What I discovered upon rereading it today is that the book packs a whallop in terms of providing learning opportunities for children. Long before Sesame Street was a staple for youngsters, this book picked up on some of the same learning techniques.
For example, you start with two rhyming words. The only difference may be one consonant (hop and Pop). This helps a child learn to read by seeing the role that a letter plays. Then the book uses the two words together to form a sentence, and puts an illustration in the reinforce the syntax (the difference between a house on a mouse, and a mouse on a house). After the simple syntax lessons are done, it goes on to give the child more rhymes and more complex sentences. "We like to hop on top of Pop." Here are where Dad's abs come in. The illustration shows how to hop on Pop without hurting him. Also, the book says not to, which will help Pop and the child learn that the subconscious in all people and all children pay no attention to negatives in sentences. So what is captured is an imperative to hop on Pop.
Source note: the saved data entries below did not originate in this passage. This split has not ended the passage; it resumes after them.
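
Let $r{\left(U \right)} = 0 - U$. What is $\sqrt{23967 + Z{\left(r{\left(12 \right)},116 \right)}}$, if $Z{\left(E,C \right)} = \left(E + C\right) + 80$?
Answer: $\sqrt{24151} \approx 155.41$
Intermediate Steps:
$r{\left(U \right)} = - U$
$Z{\left(E,C \right)} = 80 + C + E$ ($Z{\left(E,C \right)} = \left(C + E\right) + 80 = 80 + C + E$)
$\sqrt{23967 + Z{\left(r{\left(12 \right)},116 \right)}} = \sqrt{23967 + \left(80 + 116 - 12\right)} = \sqrt{23967 + 184} = \sqrt{24151}$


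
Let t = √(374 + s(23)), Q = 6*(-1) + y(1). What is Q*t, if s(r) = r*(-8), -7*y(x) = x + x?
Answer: -44*√190/7 ≈ -86.643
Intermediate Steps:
y(x) = -2*x/7 (y(x) = -(x + x)/7 = -2*x/7)
s(r) = -8*r
Q = -44/7 (Q = 6*(-1) - 2/7*1 = -6 - 2/7 = -44/7 ≈ -6.2857)
t = √190 (t = √(374 - 8*23) = √(374 - 184) = √190 ≈ 13.784)
Q*t = -44*√190/7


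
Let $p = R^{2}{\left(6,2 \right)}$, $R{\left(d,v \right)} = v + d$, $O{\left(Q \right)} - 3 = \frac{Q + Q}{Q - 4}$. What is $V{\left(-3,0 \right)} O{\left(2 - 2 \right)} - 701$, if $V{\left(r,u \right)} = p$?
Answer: $-509$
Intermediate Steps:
$O{\left(Q \right)} = 3 + \frac{2 Q}{-4 + Q}$ ($O{\left(Q \right)} = 3 + \frac{Q + Q}{Q - 4} = 3 + \frac{2 Q}{-4 + Q}$)
$R{\left(d,v \right)} = d + v$
$p = 64$ ($p = \left(6 + 2\right)^{2} = 8^{2} = 64$)
$V{\left(r,u \right)} = 64$
$V{\left(-3,0 \right)} O{\left(2 - 2 \right)} - 701 = 64 \frac{-12 + 5 \left(2 - 2\right)}{-4 + \left(2 - 2\right)} - 701 = 64 \frac{-12 + 5 \cdot 0}{-4 + 0} - 701 = 64 \frac{-12 + 0}{-4} - 701 = 64 \left(\left(- \frac{1}{4}\right) \left(-12\right)\right) - 701 = 64 \cdot 3 - 701 = 192 - 701 = -509$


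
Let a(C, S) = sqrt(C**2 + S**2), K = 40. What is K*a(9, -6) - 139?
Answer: -139 + 120*sqrt(13) ≈ 293.67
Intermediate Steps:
K*a(9, -6) - 139 = 40*sqrt(9**2 + (-6)**2) - 139 = 40*sqrt(81 + 36) - 139 = 40*sqrt(117) - 139 = 40*(3*sqrt(13)) - 139 = 120*sqrt(13) - 139 = -139 + 120*sqrt(13)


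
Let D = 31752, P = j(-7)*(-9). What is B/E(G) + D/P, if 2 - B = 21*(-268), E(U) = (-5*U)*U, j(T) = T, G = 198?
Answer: 9878845/19602 ≈ 503.97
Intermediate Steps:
P = 63 (P = -7*(-9) = 63)
E(U) = -5*U**2
B = 5630 (B = 2 - 21*(-268) = 2 - 1*(-5628) = 2 + 5628 = 5630)
B/E(G) + D/P = 5630/((-5*198**2)) + 31752/63 = 5630/((-5*39204)) + 31752*(1/63) = 5630/(-196020) + 504 = 5630*(-1/196020) + 504 = -563/19602 + 504 = 9878845/19602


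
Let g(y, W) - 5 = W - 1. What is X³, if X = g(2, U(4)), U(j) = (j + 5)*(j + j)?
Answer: 438976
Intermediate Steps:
U(j) = 2*j*(5 + j) (U(j) = (5 + j)*(2*j) = 2*j*(5 + j))
g(y, W) = 4 + W (g(y, W) = 5 + (W - 1) = 5 + (-1 + W) = 4 + W)
X = 76 (X = 4 + 2*4*(5 + 4) = 4 + 2*4*9 = 4 + 72 = 76)
X³ = 76³ = 438976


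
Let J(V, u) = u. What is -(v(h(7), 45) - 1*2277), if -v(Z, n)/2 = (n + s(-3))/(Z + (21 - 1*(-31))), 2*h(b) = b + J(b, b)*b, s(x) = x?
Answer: 45561/20 ≈ 2278.1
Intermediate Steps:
h(b) = b/2 + b²/2 (h(b) = (b + b*b)/2 = (b + b²)/2 = b/2 + b²/2)
v(Z, n) = -2*(-3 + n)/(52 + Z) (v(Z, n) = -2*(n - 3)/(Z + (21 - 1*(-31))) = -2*(-3 + n)/(Z + (21 + 31)) = -2*(-3 + n)/(Z + 52) = -2*(-3 + n)/(52 + Z))
-(v(h(7), 45) - 1*2277) = -(2*(3 - 1*45)/(52 + (½)*7*(1 + 7)) - 1*2277) = -(2*(3 - 45)/(52 + (½)*7*8) - 2277) = -(2*(-42)/(52 + 28) - 2277) = -(2*(-42)/80 - 2277) = -(2*(1/80)*(-42) - 2277) = -(-21/20 - 2277) = -1*(-45561/20) = 45561/20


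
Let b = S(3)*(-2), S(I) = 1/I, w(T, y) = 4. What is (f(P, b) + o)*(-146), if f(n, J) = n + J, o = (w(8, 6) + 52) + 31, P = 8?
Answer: -41318/3 ≈ -13773.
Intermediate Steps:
S(I) = 1/I
o = 87 (o = (4 + 52) + 31 = 56 + 31 = 87)
b = -⅔ (b = -2/3 = (⅓)*(-2) = -⅔ ≈ -0.66667)
f(n, J) = J + n
(f(P, b) + o)*(-146) = ((-⅔ + 8) + 87)*(-146) = (22/3 + 87)*(-146) = (283/3)*(-146) = -41318/3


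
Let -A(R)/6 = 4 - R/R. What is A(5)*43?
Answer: -774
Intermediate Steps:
A(R) = -18 (A(R) = -6*(4 - R/R) = -6*(4 - 1*1) = -6*(4 - 1) = -6*3 = -18)
A(5)*43 = -18*43 = -774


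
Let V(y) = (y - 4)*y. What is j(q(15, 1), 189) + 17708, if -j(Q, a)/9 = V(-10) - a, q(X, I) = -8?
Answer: 18149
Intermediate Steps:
V(y) = y*(-4 + y) (V(y) = (-4 + y)*y = y*(-4 + y))
j(Q, a) = -1260 + 9*a (j(Q, a) = -9*(-10*(-4 - 10) - a) = -9*(-10*(-14) - a) = -9*(140 - a) = -1260 + 9*a)
j(q(15, 1), 189) + 17708 = (-1260 + 9*189) + 17708 = (-1260 + 1701) + 17708 = 441 + 17708 = 18149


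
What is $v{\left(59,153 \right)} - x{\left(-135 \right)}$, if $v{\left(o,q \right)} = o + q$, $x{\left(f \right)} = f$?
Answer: $347$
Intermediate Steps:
$v{\left(59,153 \right)} - x{\left(-135 \right)} = \left(59 + 153\right) - -135 = 212 + 135 = 347$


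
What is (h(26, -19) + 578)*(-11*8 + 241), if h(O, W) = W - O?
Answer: 81549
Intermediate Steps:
(h(26, -19) + 578)*(-11*8 + 241) = ((-19 - 1*26) + 578)*(-11*8 + 241) = ((-19 - 26) + 578)*(-88 + 241) = (-45 + 578)*153 = 533*153 = 81549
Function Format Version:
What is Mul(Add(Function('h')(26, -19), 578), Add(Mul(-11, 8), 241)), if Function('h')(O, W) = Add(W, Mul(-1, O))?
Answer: 81549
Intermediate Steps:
Mul(Add(Function('h')(26, -19), 578), Add(Mul(-11, 8), 241)) = Mul(Add(Add(-19, Mul(-1, 26)), 578), Add(Mul(-11, 8), 241)) = Mul(Add(Add(-19, -26), 578), Add(-88, 241)) = Mul(Add(-45, 578), 153) = Mul(533, 153) = 81549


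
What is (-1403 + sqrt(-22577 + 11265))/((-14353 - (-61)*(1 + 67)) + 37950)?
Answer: -1403/27745 + 4*I*sqrt(707)/27745 ≈ -0.050568 + 0.0038334*I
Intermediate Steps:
(-1403 + sqrt(-22577 + 11265))/((-14353 - (-61)*(1 + 67)) + 37950) = (-1403 + sqrt(-11312))/((-14353 - (-61)*68) + 37950) = (-1403 + 4*I*sqrt(707))/((-14353 - 1*(-4148)) + 37950) = (-1403 + 4*I*sqrt(707))/((-14353 + 4148) + 37950) = (-1403 + 4*I*sqrt(707))/(-10205 + 37950) = (-1403 + 4*I*sqrt(707))/27745 = (-1403 + 4*I*sqrt(707))*(1/27745) = -1403/27745 + 4*I*sqrt(707)/27745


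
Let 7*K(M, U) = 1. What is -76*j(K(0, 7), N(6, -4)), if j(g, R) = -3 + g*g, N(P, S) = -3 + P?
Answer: 11096/49 ≈ 226.45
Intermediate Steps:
K(M, U) = 1/7 (K(M, U) = (1/7)*1 = 1/7)
j(g, R) = -3 + g**2
-76*j(K(0, 7), N(6, -4)) = -76*(-3 + (1/7)**2) = -76*(-3 + 1/49) = -76*(-146/49) = 11096/49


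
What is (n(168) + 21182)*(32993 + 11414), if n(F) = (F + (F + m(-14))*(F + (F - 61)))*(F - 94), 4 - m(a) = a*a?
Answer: -20195681902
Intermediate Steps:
m(a) = 4 - a² (m(a) = 4 - a*a = 4 - a²)
n(F) = (-94 + F)*(F + (-192 + F)*(-61 + 2*F)) (n(F) = (F + (F + (4 - 1*(-14)²))*(F + (F - 61)))*(F - 94) = (F + (F + (4 - 1*196))*(F + (-61 + F)))*(-94 + F) = (F + (F + (4 - 196))*(-61 + 2*F))*(-94 + F) = (F + (F - 192)*(-61 + 2*F))*(-94 + F) = (F + (-192 + F)*(-61 + 2*F))*(-94 + F) = (-94 + F)*(F + (-192 + F)*(-61 + 2*F)))
(n(168) + 21182)*(32993 + 11414) = ((-1100928 - 632*168² + 2*168³ + 53448*168) + 21182)*(32993 + 11414) = ((-1100928 - 632*28224 + 2*4741632 + 8979264) + 21182)*44407 = ((-1100928 - 17837568 + 9483264 + 8979264) + 21182)*44407 = (-475968 + 21182)*44407 = -454786*44407 = -20195681902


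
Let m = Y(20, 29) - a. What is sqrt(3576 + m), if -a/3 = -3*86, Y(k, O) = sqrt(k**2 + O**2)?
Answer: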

The story builds to a crescendo by letting the child know that there is more to learn. Children can learn small words like "if and it" while Father knows long words like "Constantinople and Timbuktu." The child is given a little quiz at the end about "seehemewe" and so forth and is given the hint that learning can continue tomorrow.
Also, this book provided me more pleasure in being a Father than any other that I read to and with my children. So if you are a Father, get with it. If you want to encourage a Father to be with his children more, get this book to him.
Overcome your stalled thinking about the limits of what can be learned by small children from an introductory reader by using this masterpiece!
. . . and practice tightening your abs!